Ontem estive a ver uma reportagem sobre o Obama na sic notícias e o resumo que faço daquilo que eu vi é que "Não sabendo que era impossível, ele foi lá e fez."
(Jean Cocteau).

João Branco disse...

Bela frase, Sisi! Bela frase!

lumadian disse...

Acima de tudo, o mais significativo é a esperança de que algo novo faça mexer os E.U.A e o mundo em geral.
É lógico que um homem de cor ser eleito presidente da América é algo que fica na história, mas não me parece que seja algo muito importante, ele até é americano. Interessa é que seja aquilo que todos esperamos e que consiga melhorar a situação no seu país, o que seria bom para a maioria de nós.

Paulino Dias disse...

Alo JB,

Ha um toque ali na tua ultima frase que espelha um sentimento que me inquieta um pouco. O de que por aqui o homem eh um sucesso por ser "neto de africanos". Esta perspectiva eh, quanto a mim, algo perigosa, porque na minha modesta opiniao, nao deixa de ter um laivo de racismo. Ia dizer ate, complexo de inferioridade ("uau!, tao a ver? apesar de afro-descendentes podemos governar a america...").

A mim nao me importa que ele seja branco, preto, amarelo, cor-de-rosa. Basta-me as suas palavras, a sua atitude (pelo menos ate agora), e a esperanca que esta atitude representa para o mundo pos-Bush. Por isso o meu voto nele. Nada mais.

Um abraco, era so para dizer que continuo a passar por aqui para beber o meu cafezinho.

Paulino

Anónimo disse...

É verdade, há tantos anos que a esquerda não tinha um ídolo. E como a esquerda necessita de um heroi. Este vai ser, apenas, mais uma desilusão violenta.
Em CV já experimentámos a sensação, mas só agora é que os States vão ter o JMN deles, bom proveito.

João Branco disse...

Os dois últimos comentários dão pano para mangas, embora por razões diferentes:

Paulino, a afirmação foi feita tendo em conta o contexto histórico e social dos Estados Unidos, onde a questão racial importa sim, nomeadamente a relacionada com a chamada comunidade afro-americana. Os maiores tumultos sociais foram ocasionados por questões relacionadas com problemas entre raças (ou entidades étnicas, se preferirem) e o facto de os EUA terem - ou puderem vir a ter - um presidenre Afro-americano significa, no fundo, um importante passo na resolução de alguns dos maiores traumas da história daquele país. E esta constatação não tem nada de racista, antes pelo contrário.

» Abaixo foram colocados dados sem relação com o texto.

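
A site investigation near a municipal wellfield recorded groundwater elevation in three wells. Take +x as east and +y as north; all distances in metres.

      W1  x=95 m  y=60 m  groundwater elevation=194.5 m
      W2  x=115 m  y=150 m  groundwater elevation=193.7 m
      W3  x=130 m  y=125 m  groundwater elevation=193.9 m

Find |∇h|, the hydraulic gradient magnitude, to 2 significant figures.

Differences from W1: to W2 (Δx, Δy, Δh) = (20, 90, -0.8); to W3 = (35, 65, -0.6).
Determinant of the coordinate differences = 20·65 − 35·90 = -1850.
∂h/∂x = [(-0.8)·65 − (-0.6)·90] / -1850 = -0.001081
∂h/∂y = [20·(-0.6) − 35·(-0.8)] / -1850 = -0.008649
|∇h| = √(-0.001081² + -0.008649²) = 0.008716

0.0087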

Anónimo, tens a vista curta. As eleições nos EUA vão muito para além dessa visão bipolar esquerda / direita que, aliás, num país como a América, nem faz muito sentido. E na Europa também cada vez menos. As questões são entre um mundo mais pacifico ou mais armado, mais limpo ou mais próximo do limite ambiental, mais seguro ou mais violento. Mas a América vai continuar a ser a América e não há nenhum presidente, por mais carismático e revolucionário que possa ser, que altere essa realidade.